The U.S. Federal Reserve on Friday said that continued improvements in financial market conditions had lowered demand for many of its emergency liquidity programs.
In a monthly report on its balance sheet, the Fed cited dwindling participation in programs designed to backstop short-term credit markets.
The Fed also said that loan repayments to its AIG revolving credit facility were higher than drawdowns over the past four weeks.
The Fed has pumped more than $1 trillion into the U.S. financial system since the global credit crisis erupted in August 2007.
A sharp increase in the Fed's balance sheet, though, came mostly between September and November 2008 after credit markets became paralyzed following the bankruptcy of investment bank Lehman Brothers.
The Fed's total assets as of June 24 were $2.028 trillion, down $54 billion from May 27.

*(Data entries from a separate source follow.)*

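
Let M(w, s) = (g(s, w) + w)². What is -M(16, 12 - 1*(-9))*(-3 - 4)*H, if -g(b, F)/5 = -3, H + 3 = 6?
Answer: 20181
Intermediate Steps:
H = 3 (H = -3 + 6 = 3)
g(b, F) = 15 (g(b, F) = -5*(-3) = 15)
M(w, s) = (15 + w)²
-M(16, 12 - 1*(-9))*(-3 - 4)*H = -(15 + 16)²*(-3 - 4)*3 = -31²*(-7*3) = -961*(-21) = -1*(-20181) = 20181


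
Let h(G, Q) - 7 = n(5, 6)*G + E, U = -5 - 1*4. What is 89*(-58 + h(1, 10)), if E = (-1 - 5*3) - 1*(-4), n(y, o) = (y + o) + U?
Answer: -5429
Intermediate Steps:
U = -9 (U = -5 - 4 = -9)
n(y, o) = -9 + o + y (n(y, o) = (y + o) - 9 = (o + y) - 9 = -9 + o + y)
E = -12 (E = (-1 - 15) + 4 = -16 + 4 = -12)
h(G, Q) = -5 + 2*G (h(G, Q) = 7 + ((-9 + 6 + 5)*G - 12) = 7 + (2*G - 12) = 7 + (-12 + 2*G) = -5 + 2*G)
89*(-58 + h(1, 10)) = 89*(-58 + (-5 + 2*1)) = 89*(-58 + (-5 + 2)) = 89*(-58 - 3) = 89*(-61) = -5429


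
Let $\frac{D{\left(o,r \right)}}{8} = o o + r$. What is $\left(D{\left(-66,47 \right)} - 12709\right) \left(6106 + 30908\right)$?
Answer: $833370210$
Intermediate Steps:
$D{\left(o,r \right)} = 8 r + 8 o^{2}$ ($D{\left(o,r \right)} = 8 \left(o o + r\right) = 8 \left(o^{2} + r\right) = 8 \left(r + o^{2}\right) = 8 r + 8 o^{2}$)
$\left(D{\left(-66,47 \right)} - 12709\right) \left(6106 + 30908\right) = \left(\left(8 \cdot 47 + 8 \left(-66\right)^{2}\right) - 12709\right) \left(6106 + 30908\right) = \left(\left(376 + 8 \cdot 4356\right) - 12709\right) 37014 = \left(\left(376 + 34848\right) - 12709\right) 37014 = \left(35224 - 12709\right) 37014 = 22515 \cdot 37014 = 833370210$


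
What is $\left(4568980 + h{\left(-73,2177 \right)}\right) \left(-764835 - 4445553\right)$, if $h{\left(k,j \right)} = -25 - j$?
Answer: $-23794685289864$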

The central bank's efforts recently have concentrated on large-scale asset purchases -- Treasury debt, agency debt and agency-guaranteed mortgage-backed securities.
So far, about 84 percent of Treasury purchases have been in the two- to 10-year maturity range, and 13 percent has been in maturities greater than 10 years ,the Fed said.
The U.S. central bank has pledged to make more information available about its financial rescue activities, partly in response to Congressional pressure for more transparency.
Friday's was the second such monthly report.
The Fed said updated information on the Maiden Lane LLC facilities would be presented in the next monthly report, following quarterly revaluations.
The Maiden Lane facilities were created to support the merger of JPMorgan Chase & Co and Bear Stearns, and later to backstop the struggling insurance giant AIG.
Loan repayments by AIG in the current reporting period were $2 billion, against drawdowns of $1 billion, leaving a balance of $43 billion as of June 24.